Mr Trump is due to meet his Democratic rival Hillary Clinton in the second presidential debate on Sunday night.
His adviser Rudy Giuliani said Mr Trump may well bring up Mrs Clinton's alleged role in discrediting women who accused her husband Bill of sexual abuse.
A 2005 recording of Mr Trump reveals him bragging about groping women.
At least 33 senior Republicans - including senators, members of Congress, and state governors - have withdrawn their support since the video surfaced on Friday.
Mr Trump tweeted a link to a video in which a woman accuses former president Bill Clinton of rape in 1978 while he was attorney general of Arkansas.
Mr Clinton denied her claims of rape when they first emerged in 1999.
Some Republicans are calling for Mr Trump to quit the presidential race. Utah Senator Mike Lee said the Republican Party had to find another candidate or it would not win the White House.
"We've got candidates who can do it. There's still time to do it, but we have to actually do it," he told NBC's Meet the Press.

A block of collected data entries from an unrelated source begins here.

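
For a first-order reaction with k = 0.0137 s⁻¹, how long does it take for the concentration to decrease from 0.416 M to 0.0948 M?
107.95 s

From ln[A] = ln[A]₀ - k·t: t = ln([A]₀/[A])/k = ln(0.416/0.0948)/0.0137 = ln(4.3882)/0.0137 = 1.4789/0.0137 = 107.95 s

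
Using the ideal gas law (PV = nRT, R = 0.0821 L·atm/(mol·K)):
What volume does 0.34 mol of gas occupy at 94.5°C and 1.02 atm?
T = 94.5°C + 273.15 = 367.65 K
V = nRT/P = (0.34 × 0.0821 × 367.65) / 1.02
V = 10.06 L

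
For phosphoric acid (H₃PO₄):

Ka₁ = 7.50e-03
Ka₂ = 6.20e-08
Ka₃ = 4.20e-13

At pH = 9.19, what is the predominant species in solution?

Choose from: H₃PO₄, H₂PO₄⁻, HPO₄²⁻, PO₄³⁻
HPO₄²⁻

pKa1 = 2.12, pKa2 = 7.21, pKa3 = 12.38. Each pKa is the crossover between adjacent species; pH = 9.19 lies in the region where HPO₄²⁻ predominates.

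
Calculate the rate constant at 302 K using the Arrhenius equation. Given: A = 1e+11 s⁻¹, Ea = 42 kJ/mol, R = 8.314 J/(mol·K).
5.44e+03 s⁻¹

k = A·exp(-Ea/(R·T)) = 1e+11·exp(-42000/(8.314·302)) = 1e+11·exp(-16.7275) = 1e+11·5.4365e-08 = 5.44e+03 s⁻¹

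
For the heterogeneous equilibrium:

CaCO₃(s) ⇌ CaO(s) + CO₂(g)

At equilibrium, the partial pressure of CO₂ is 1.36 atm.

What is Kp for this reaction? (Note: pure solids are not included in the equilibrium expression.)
K_p = 1.36

Solids (CaCO₃, CaO) have activity 1 and are excluded.
Kp = P(CO₂) = 1.36.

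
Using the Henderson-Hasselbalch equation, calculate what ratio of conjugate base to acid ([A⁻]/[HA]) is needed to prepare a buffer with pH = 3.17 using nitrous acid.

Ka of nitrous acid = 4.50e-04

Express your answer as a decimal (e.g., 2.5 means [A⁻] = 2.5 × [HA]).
[A⁻]/[HA] = 0.666

pKa = −log(4.50e-04) = 3.3468. pH = pKa + log([A⁻]/[HA]). 3.17 = 3.3468 + log(ratio). log(ratio) = 3.17 − 3.3468 = -0.1768. ratio = 10^(-0.1768) = 0.666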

Mr Trump, who gave a video apology over the 2005 recording, has said there is "zero chance I'll quit".
And most Republican voters would appear to support his stance. In the first poll since the release of the tape, by Politico/Morning Consult, some 74% of Republican voters believe the party should continue to support him.

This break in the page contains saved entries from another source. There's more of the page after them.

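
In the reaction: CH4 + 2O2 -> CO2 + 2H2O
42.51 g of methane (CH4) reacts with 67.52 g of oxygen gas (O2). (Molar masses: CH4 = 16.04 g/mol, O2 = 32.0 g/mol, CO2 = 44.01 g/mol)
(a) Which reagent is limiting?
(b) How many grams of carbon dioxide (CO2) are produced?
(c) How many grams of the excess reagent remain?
(a) O2, (b) 46.43 g, (c) 25.59 g

Moles of CH4 = 42.51 g ÷ 16.04 g/mol = 2.65025 mol
Moles of O2 = 67.52 g ÷ 32.0 g/mol = 2.11 mol
Moles ÷ coefficient: CH4: 2.65025/1 = 2.65, O2: 2.11/2 = 1.055
(a) O2 has the smaller value, so O2 is the limiting reagent.
(b) Moles of CO2 = 2.11 mol O2 × (1/2) = 1.055 mol; mass = 1.055 mol × 44.01 g/mol = 46.43 g
(c) CH4 consumed = 2.11 × (1/2) = 1.055 mol; remaining = 2.65025 − 1.055 = 1.59525 mol; mass = 1.59525 mol × 16.04 g/mol = 25.59 g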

A number of his supporters booed a party unity rally in Wisconsin on Saturday night, given by House Speaker Paul Ryan. Mr Ryan disinvited Mr Trump to attend the event after the tape revelations.

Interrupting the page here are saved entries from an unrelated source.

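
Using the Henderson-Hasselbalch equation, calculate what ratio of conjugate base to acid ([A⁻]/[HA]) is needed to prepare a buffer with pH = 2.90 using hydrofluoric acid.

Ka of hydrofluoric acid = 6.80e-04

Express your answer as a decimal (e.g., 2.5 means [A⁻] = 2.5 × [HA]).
[A⁻]/[HA] = 0.540

pKa = −log(6.80e-04) = 3.1675. pH = pKa + log([A⁻]/[HA]). 2.90 = 3.1675 + log(ratio). log(ratio) = 2.90 − 3.1675 = -0.2675. ratio = 10^(-0.2675) = 0.540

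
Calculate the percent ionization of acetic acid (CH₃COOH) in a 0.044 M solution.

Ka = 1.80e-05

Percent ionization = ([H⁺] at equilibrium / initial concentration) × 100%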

In his video apology, Mr Trump gave a hint that he would bring up more lurid allegations in Sunday's debate saying: "Bill Clinton has actually abused women and Hillary Clinton has bullied, attacked, shamed and intimidated his victims. We will discuss this more in the coming days."
Mr Giuliani, former New York mayor, told US media that Mr Trump would not hesitate to describe Mr Clinton's abuse in criminal terms during the debate.
"Both sides have sinned, so how about we put that behind us?" he told NBC's Meet the Press.
Hillary Clinton's camp has not responded to the allegations.
And it could be risky for Mr Trump to refer to Bill Clinton's infidelities. According to the New York Times, polling suggests a majority of voters are not interested in revisiting stories about Mr Clinton's behaviour.
Why is Bill Clinton being targeted?
Allegations of marital infidelity first surfaced when Bill Clinton ran for the White House in 1992. The Clintons went on national television to declare their love for each other, though they did not directly deny the claims of an alleged affair by nightclub singer Gennifer Flowers.
Mr Clinton was a popular president who won a second term in 1996. But his last years in office were beset by scandal and a Senate impeachment trial, after it emerged he had lied under oath about an affair with White House intern Monica Lewinsky.
Rumours of other infidelities, and of Hillary Clinton's aggressive response to the women accusers, have dogged the couple ever since, including the allegations Mr Trump is tweeting about.
Warning: The rest of this article contains some graphic language
The tape recording of Mr Trump dates back to 2005 when he was appearing as a guest on a soap opera.
In it he says, "you can do anything" to women "when you're a star" and is heard saying "grab them by the pussy".
The recording, posted by the Washington Post, overshadowed the release of transcripts of Mrs Clinton's speeches to private events, by the whistle-blowing site Wikileaks.
Mr Trump's third wife Melania - whom he married a few months before the recording and who was pregnant at the time - has called his comments "unacceptable and offensive". However, she said she had accepted his apology.
Former Republican presidential candidate John McCain and former Secretary of State Condoleezza Rice have joined the growing list of Republican politicians who have deserted him.
Some Republicans say they will "write in" Mike Pence, Mr Trump's vice-presidential running mate, on the ballot sheet instead as a symbolic show of opposition to his candidacy.